The measures outlined in the plan include electrifying more vehicles and buildings and driving down carbon pollution from the oil and gas sector. According to the Government of Canada’s “Greenhouse gas sources and sinks: executive summary 2021,” oil and gas extraction is the energy source in Canada that emits the most greenhouse gases.
Brouillette echoed Croome’s concerns over a lack of deadlines in the 271-page plan.
“We don’t have that really detailed and granular plan, where each measure is identified with the responsible minister and the timeline in which the ministers are responsible to deliver the policy’s implementation,” Brouillette said.
In a federal background report, the plan is described as “evergreen” and adaptable to different levels of ambition or opportunities for emissions reduction that arise within different sectors, such as vehicles or buildings.
Monica Gattinger, a political studies professor at the University of Ottawa, said these ambitions are promising, but not enough to hold up against “real world challenges” such as fluctuating public support for climate policies.
“If people don’t have access to reliable affordable energy, that can compromise their support for emissions reduction,” Gattinger said.
Croome agreed. She said public support is crucial if Canadians are to hold the government in power accountable to seeing this plan through.
“We need to start to see translating that narrative into actions that you’re going to take, when you’re going to take them, who’s holding responsibility, and then show us the results,” she said.
The role of clean tech
Part of the government’s emissions reduction plan includes helping industries adopt clean technology such as carbon capture, utilization and storage, or CCUS. As stated in the plan, the government plans to introduce an investment tax credit to incentivize the use of CCUS and invest $194 million to expand the industrial energy management system.

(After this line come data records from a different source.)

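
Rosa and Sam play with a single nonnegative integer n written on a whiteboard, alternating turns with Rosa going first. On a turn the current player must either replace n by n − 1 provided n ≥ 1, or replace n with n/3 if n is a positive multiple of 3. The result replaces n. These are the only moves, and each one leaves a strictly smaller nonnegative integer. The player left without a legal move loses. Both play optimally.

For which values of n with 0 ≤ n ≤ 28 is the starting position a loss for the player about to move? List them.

0, 2, 4, 7, 9, 11, 13, 15, 17, 19, 22, 24, 26, 28

Classify positions by backward induction: terminal positions (no move available) are L. From any other position, the mover wins iff some move reaches an L.
n=0: no move → L
n=1: can move to 0, which is L ⇒ W
n=2: the only move is to 1(W), a W ⇒ L
n=3: can move to 2, which is L ⇒ W
n=4: the only move is to 3(W), a W ⇒ L
n=5: can move to 4, which is L ⇒ W
n=6: can move to 2, which is L ⇒ W
n=7: the only move is to 6(W), a W ⇒ L
n=8: can move to 7, which is L ⇒ W
n=9: moves to 3(W), 8(W); every one is W ⇒ L
n=10: can move to 9, which is L ⇒ W
n=11: the only move is to 10(W), a W ⇒ L
n=12: can move to 4, which is L ⇒ W
n=13: the only move is to 12(W), a W ⇒ L
n=14: can move to 13, which is L ⇒ W
n=15: moves to 5(W), 14(W); every one is W ⇒ L
n=16: can move to 15, which is L ⇒ W
n=17: the only move is to 16(W), a W ⇒ L
n=18: can move to 17, which is L ⇒ W
n=19: the only move is to 18(W), a W ⇒ L
n=20: can move to 19, which is L ⇒ W
n=21: can move to 7, which is L ⇒ W
n=22: the only move is to 21(W), a W ⇒ L
n=23: can move to 22, which is L ⇒ W
n=24: moves to 8(W), 23(W); every one is W ⇒ L
n=25: can move to 24, which is L ⇒ W
n=26: the only move is to 25(W), a W ⇒ L
n=27: can move to 9, which is L ⇒ W
n=28: the only move is to 27(W), a W ⇒ L
Reading off the rows marked L gives the requested list; there are 14 such values of n.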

Gattinger, co-author of the report titled “CARBON CAPTURE, UTILIZATION AND STORAGE,” said CCUS will inevitably play a big role in emissions reduction in Canada.
“The emissions reduction scenarios, whether it’s for Canada or globally, show the role of carbon capture as being a very important plank,” Gattinger said. “The globe would not be able to achieve net zero without it and that holds for Canada as well.”
Canada will continue to have oil and gas in its energy systems in the future, but at much lower levels, Gattinger explained. She said already, the CCUS technology industry is developing around it with a wide array of uses for the captured carbon, such as soap and alcohol.
However, in order to bring about the implementation of such an expensive technology, Gattinger said government support needs to come first.
“It’s absolutely crucial that there be support from governments for this technology,” Gattinger said. “Whether through investing in it or through the development of tax credits.”
Looking ahead, the Canadian Net-Zero Emissions Accountability Act mandates the government deliver its first progress report in 2023. But with only eight years left in the United Nations “decade of action,” Croome said time’s running short.
“We’re two years into this key decade and these new measures really should have been further along,” she said. “We’ve got to drive down emissions faster and sooner.”